When the Spanish conquistadors overran South America citing God and country, their Bibles may very well have been turned to “The Lord giveth and the Lord taketh away.” Because, boy, did those lords taketh. Indian culture was doomed, and with it, millennia-old foods. The Incas of Peru, renowned cultivators, saw their crops abandoned and replaced with European species.
But the Bible also cites resurrection, and, thankfully, many of those native products are again flourishing along the Peruvian coast and in the Andean highlands. Chief among them are grains, yielding ancient varieties of flours rich in flavor, hue, and nutrition. Many of them are organic, and most are gluten-free. Your breads, pancakes, and muffins might be revived right along with them, not to mention your gravies, soups, and breadings. “Fortunately, the ancient influences still persist,” notes the mission statement of Culinary Collective, an importer devoted to small producers and environmental stewardship. “The unique and highly nutritious grains are now available to the outside world.”

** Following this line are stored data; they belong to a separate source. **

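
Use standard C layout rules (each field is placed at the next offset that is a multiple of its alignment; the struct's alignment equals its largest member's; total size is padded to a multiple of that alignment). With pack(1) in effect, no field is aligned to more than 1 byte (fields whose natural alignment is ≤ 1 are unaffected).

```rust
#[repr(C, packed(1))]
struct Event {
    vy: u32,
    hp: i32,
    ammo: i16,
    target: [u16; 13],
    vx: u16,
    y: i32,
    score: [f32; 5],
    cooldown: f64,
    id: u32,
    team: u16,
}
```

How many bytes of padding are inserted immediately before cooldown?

0

vy at 0 (size 4, align 1) → ends 4
hp at 4 (size 4, align 1) → ends 8
ammo at 8 (size 2, align 1) → ends 10
target at 10 (size 26, align 1) → ends 36
vx at 36 (size 2, align 1) → ends 38
y at 38 (size 4, align 1) → ends 42
score at 42 (size 20, align 1) → ends 62
cooldown at 62 (size 8, align 1) → ends 70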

The flour options are as varied as they are intriguing. Imagine the pumpkin in your bread or the chocolate in your muffins reunited in a sweet, smoky kiss with mesquite flour, their native brethren. Or the lavender velvet of polenta sourced from purple corn. Or the subtle perfume of sweet-potato flour in your cinnamon-spiced coffee cake.
Zócalo Gourmet offers these and seven other heritage flours, including the quinoa-like kañiwa, maca, and yacon. Or, for a more sensory shopping experience, ride over to White Plains and explore a continent’s worth of foodstuffs on the swollen shelves of two authentic South American markets. You’ll find Peruvian sweet-potato flour at La Nueva Colmena (94 W Post Rd 914-684-1772), and purple corn flour at Libia’s Grocery (253 Martin Luther King Blvd 914-288-9518), along with spices and flavorings to enhance them. Then go home, light the oven, and experiment. The Incas would be proud.